Desurveying drillholes: Methods for calculating drillhole orientation and position, and the effects of drillhole length and rock anisotropy on deviation

Abstract

Directional drilling of longer drillholes is becoming increasingly important as resources are exploited at greater depths. As drillholes lengthen, the choice of desurveying method becomes more crucial as the assumptions that are inherent to all methods are compounded. The aim of this study is to first discuss the assumptions involved in each desurveying method and their potential implications for plotting drillhole pathways, and secondly to compare the established desurveying methods to find the most precise one for plotting the drillhole pathway, using examples from Mount Isa, Australia.

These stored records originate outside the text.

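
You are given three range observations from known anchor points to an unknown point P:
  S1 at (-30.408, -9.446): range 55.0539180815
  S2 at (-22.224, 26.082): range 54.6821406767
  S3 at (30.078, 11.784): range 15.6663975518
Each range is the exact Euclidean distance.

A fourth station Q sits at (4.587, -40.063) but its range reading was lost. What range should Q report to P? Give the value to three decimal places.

42.168

eq1: (x + 30.408)² + (y + 9.446)² = 55.0539180815²
eq2: (x + 22.224)² + (y − 26.082)² = 54.6821406767²
eq3: (x − 30.078)² + (y − 11.784)² = 15.6663975518²
eq3−eq2, eq3−eq1 (x²,y² cancel):
  -104.604·x + 28.596·y = -2614.072337
  -120.972·x − 42.460·y = -2815.173244
det = -104.604·-42.460 − 28.596·-120.972 = 7900.801152
x = (-2614.072337·-42.460 − 28.596·-2815.173244) / 7900.801152 = 24.237568
y = (-104.604·-2815.173244 − -2614.072337·-120.972) / 7900.801152 = -2.753034
|P − Q| = √((24.237568 − 4.587)² + (-2.753034 − -40.063)²) = 42.168452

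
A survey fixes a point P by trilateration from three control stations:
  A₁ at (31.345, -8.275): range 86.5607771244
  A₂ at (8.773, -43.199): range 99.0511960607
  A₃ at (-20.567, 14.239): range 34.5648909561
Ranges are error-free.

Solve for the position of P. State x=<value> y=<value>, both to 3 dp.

eq1: (x − 31.345)² + (y + 8.275)² = 86.5607771244²
eq2: (x − 8.773)² + (y + 43.199)² = 99.0511960607²
eq3: (x + 20.567)² + (y − 14.239)² = 34.5648909561²
eq3−eq2, eq3−eq1 (x²,y² cancel):
  58.680·x − 114.876·y = -7299.039234
  103.824·x − 45.028·y = -5872.802410
det = 58.680·-45.028 − -114.876·103.824 = 9284.642784
x = (-7299.039234·-45.028 − -114.876·-5872.802410) / 9284.642784 = -37.263998
y = (58.680·-5872.802410 − -7299.039234·103.824) / 9284.642784 = 44.503533

x=-37.264 y=44.504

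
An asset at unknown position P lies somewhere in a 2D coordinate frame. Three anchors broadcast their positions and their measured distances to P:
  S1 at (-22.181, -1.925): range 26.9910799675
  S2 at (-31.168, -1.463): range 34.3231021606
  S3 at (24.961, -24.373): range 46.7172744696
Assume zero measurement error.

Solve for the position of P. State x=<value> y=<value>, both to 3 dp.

x=-0.826 y=14.582

eq1: (x + 22.181)² + (y + 1.925)² = 26.9910799675²
eq2: (x + 31.168)² + (y + 1.463)² = 34.3231021606²
eq3: (x − 24.961)² + (y + 24.373)² = 46.7172744696²
eq1−eq2, eq1−eq3 (x²,y² cancel):
  -17.974·x + 0.924·y = 28.325263
  94.284·x − 44.896·y = -732.593072
det = -17.974·-44.896 − 0.924·94.284 = 719.842288
x = (28.325263·-44.896 − 0.924·-732.593072) / 719.842288 = -0.826257
y = (-17.974·-732.593072 − 28.325263·94.284) / 719.842288 = 14.582373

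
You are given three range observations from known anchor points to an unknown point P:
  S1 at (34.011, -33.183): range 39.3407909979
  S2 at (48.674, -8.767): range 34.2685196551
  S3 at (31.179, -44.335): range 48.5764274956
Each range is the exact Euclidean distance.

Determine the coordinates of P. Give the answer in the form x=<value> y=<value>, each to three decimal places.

eq1: (x − 34.011)² + (y + 33.183)² = 39.3407909979²
eq2: (x − 48.674)² + (y + 8.767)² = 34.2685196551²
eq3: (x − 31.179)² + (y + 44.335)² = 48.5764274956²
eq3−eq1, eq3−eq2 (x²,y² cancel):
  5.664·x + 22.304·y = 132.108816
  34.990·x + 71.136·y = 693.634168
det = 5.664·71.136 − 22.304·34.990 = -377.502656
x = (132.108816·71.136 − 22.304·693.634168) / -377.502656 = 16.087632
y = (5.664·693.634168 − 132.108816·34.990) / -377.502656 = 1.837718

x=16.088 y=1.838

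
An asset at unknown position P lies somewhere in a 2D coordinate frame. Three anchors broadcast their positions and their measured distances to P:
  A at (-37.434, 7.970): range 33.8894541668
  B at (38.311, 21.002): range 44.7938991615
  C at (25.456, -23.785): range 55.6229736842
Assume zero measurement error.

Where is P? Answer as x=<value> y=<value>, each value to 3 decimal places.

x=-6.477 y=21.759

eq1: (x + 37.434)² + (y − 7.970)² = 33.8894541668²
eq2: (x − 38.311)² + (y − 21.002)² = 44.7938991615²
eq3: (x − 25.456)² + (y + 23.785)² = 55.6229736842²
eq1−eq3, eq1−eq2 (x²,y² cancel):
  125.780·x − 63.510·y = -2196.511193
  151.490·x + 26.064·y = -414.006829
det = 125.780·26.064 − -63.510·151.490 = 12899.459820
x = (-2196.511193·26.064 − -63.510·-414.006829) / 12899.459820 = -6.476507
y = (125.780·-414.006829 − -2196.511193·151.490) / 12899.459820 = 21.758717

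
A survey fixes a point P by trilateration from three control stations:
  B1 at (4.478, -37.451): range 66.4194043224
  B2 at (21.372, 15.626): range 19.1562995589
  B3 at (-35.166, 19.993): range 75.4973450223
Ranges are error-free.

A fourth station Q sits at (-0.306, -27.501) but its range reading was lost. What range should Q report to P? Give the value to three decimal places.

eq1: (x − 4.478)² + (y + 37.451)² = 66.4194043224²
eq2: (x − 21.372)² + (y − 15.626)² = 19.1562995589²
eq3: (x + 35.166)² + (y − 19.993)² = 75.4973450223²
eq3−eq1, eq3−eq2 (x²,y² cancel):
  79.288·x − 114.888·y = 1074.574115
  113.076·x − 8.734·y = 4397.451948
det = 79.288·-8.734 − -114.888·113.076 = 12298.574096
x = (1074.574115·-8.734 − -114.888·4397.451948) / 12298.574096 = 40.315985
y = (79.288·4397.451948 − 1074.574115·113.076) / 12298.574096 = 18.470160
|P − Q| = √((40.315985 − -0.306)² + (18.470160 − -27.501)²) = 61.347316

61.347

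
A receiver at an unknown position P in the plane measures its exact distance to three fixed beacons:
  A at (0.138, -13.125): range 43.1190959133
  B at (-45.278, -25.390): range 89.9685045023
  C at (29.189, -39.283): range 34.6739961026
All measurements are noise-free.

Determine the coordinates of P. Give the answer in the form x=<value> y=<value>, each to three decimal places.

eq1: (x − 0.138)² + (y + 13.125)² = 43.1190959133²
eq2: (x + 45.278)² + (y + 25.390)² = 89.9685045023²
eq3: (x − 29.189)² + (y + 39.283)² = 34.6739961026²
eq1−eq2, eq1−eq3 (x²,y² cancel):
  -90.832·x − 24.530·y = -3712.610655
  58.102·x − 52.316·y = 2879.837568
det = -90.832·-52.316 − -24.530·58.102 = 6177.208972
x = (-3712.610655·-52.316 − -24.530·2879.837568) / 6177.208972 = 42.878808
y = (-90.832·2879.837568 − -3712.610655·58.102) / 6177.208972 = -7.425894

x=42.879 y=-7.426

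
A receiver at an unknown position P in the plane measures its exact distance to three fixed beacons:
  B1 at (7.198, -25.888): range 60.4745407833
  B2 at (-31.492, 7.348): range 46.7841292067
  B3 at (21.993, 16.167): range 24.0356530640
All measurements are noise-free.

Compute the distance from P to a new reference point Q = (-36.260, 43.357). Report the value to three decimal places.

43.697

eq1: (x − 7.198)² + (y + 25.888)² = 60.4745407833²
eq2: (x + 31.492)² + (y − 7.348)² = 46.7841292067²
eq3: (x − 21.993)² + (y − 16.167)² = 24.0356530640²
eq1−eq3, eq1−eq2 (x²,y² cancel):
  29.590·x + 84.110·y = 3102.521655
  -77.380·x + 66.472·y = 1792.154757
det = 29.590·66.472 − 84.110·-77.380 = 8475.338280
x = (3102.521655·66.472 − 84.110·1792.154757) / 8475.338280 = 6.547548
y = (29.590·1792.154757 − 3102.521655·-77.380) / 8475.338280 = 34.583043
|P − Q| = √((6.547548 − -36.260)² + (34.583043 − 43.357)²) = 43.697465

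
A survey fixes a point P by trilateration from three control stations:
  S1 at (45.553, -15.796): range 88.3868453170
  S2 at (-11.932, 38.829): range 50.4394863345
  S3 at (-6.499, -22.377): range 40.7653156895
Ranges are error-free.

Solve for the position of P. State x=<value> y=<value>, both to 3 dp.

x=-41.730 y=-1.868

eq1: (x − 45.553)² + (y + 15.796)² = 88.3868453170²
eq2: (x + 11.932)² + (y − 38.829)² = 50.4394863345²
eq3: (x + 6.499)² + (y + 22.377)² = 40.7653156895²
eq2−eq1, eq2−eq3 (x²,y² cancel):
  114.970·x − 109.250·y = -4593.567083
  10.866·x − 122.412·y = -224.765917
det = 114.970·-122.412 − -109.250·10.866 = -12886.597140
x = (-4593.567083·-122.412 − -109.250·-224.765917) / -12886.597140 = -41.729562
y = (114.970·-224.765917 − -4593.567083·10.866) / -12886.597140 = -1.868015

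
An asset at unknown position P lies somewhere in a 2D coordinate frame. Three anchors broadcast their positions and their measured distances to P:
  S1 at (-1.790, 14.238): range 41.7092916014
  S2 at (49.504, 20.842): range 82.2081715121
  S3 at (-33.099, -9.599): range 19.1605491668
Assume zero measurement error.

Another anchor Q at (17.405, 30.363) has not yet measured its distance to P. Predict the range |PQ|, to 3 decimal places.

65.365

eq1: (x + 1.790)² + (y − 14.238)² = 41.7092916014²
eq2: (x − 49.504)² + (y − 20.842)² = 82.2081715121²
eq3: (x + 33.099)² + (y + 9.599)² = 19.1605491668²
eq2−eq1, eq2−eq3 (x²,y² cancel):
  -102.588·x − 13.208·y = 2339.408221
  -165.206·x − 60.882·y = 4693.706441
det = -102.588·-60.882 − -13.208·-165.206 = 4063.721768
x = (2339.408221·-60.882 − -13.208·4693.706441) / 4063.721768 = -19.793032
y = (-102.588·4693.706441 − 2339.408221·-165.206) / 4063.721768 = -23.385873
|P − Q| = √((-19.793032 − 17.405)² + (-23.385873 − 30.363)²) = 65.365396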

The orientations (azimuth and plunge) of drillholes are required to orient drill core (also known as rock or well core), which can be used to measure the orientations of geological structures at any point. Knowledge of the 3D positions for points of interest along the drill core are required to locate drillhole intersections with geological boundaries, faults or underground mine workings. New computer code has been developed to estimate the orientations and positions of drillholes at any point along their length using the existing desurveying methods. Such orientation and location estimates from the computer codes allow the original orientations of geological structures observed in drill core to be calculated. The codes are available in both R and Python languages in an easy access repository. Results from the codes show that the Basic Tangent method is consistently the least precise, whilst the industry standard Minimum Curvature method has a high precision compared to the other desurveying methods. The impact of rock anisotropy and drillhole length on the precision of the desurveying methods was investigated. Distances between end-of-hole points for each desurveying method increase with increasing drillhole length and angle between the drillhole and anisotropy.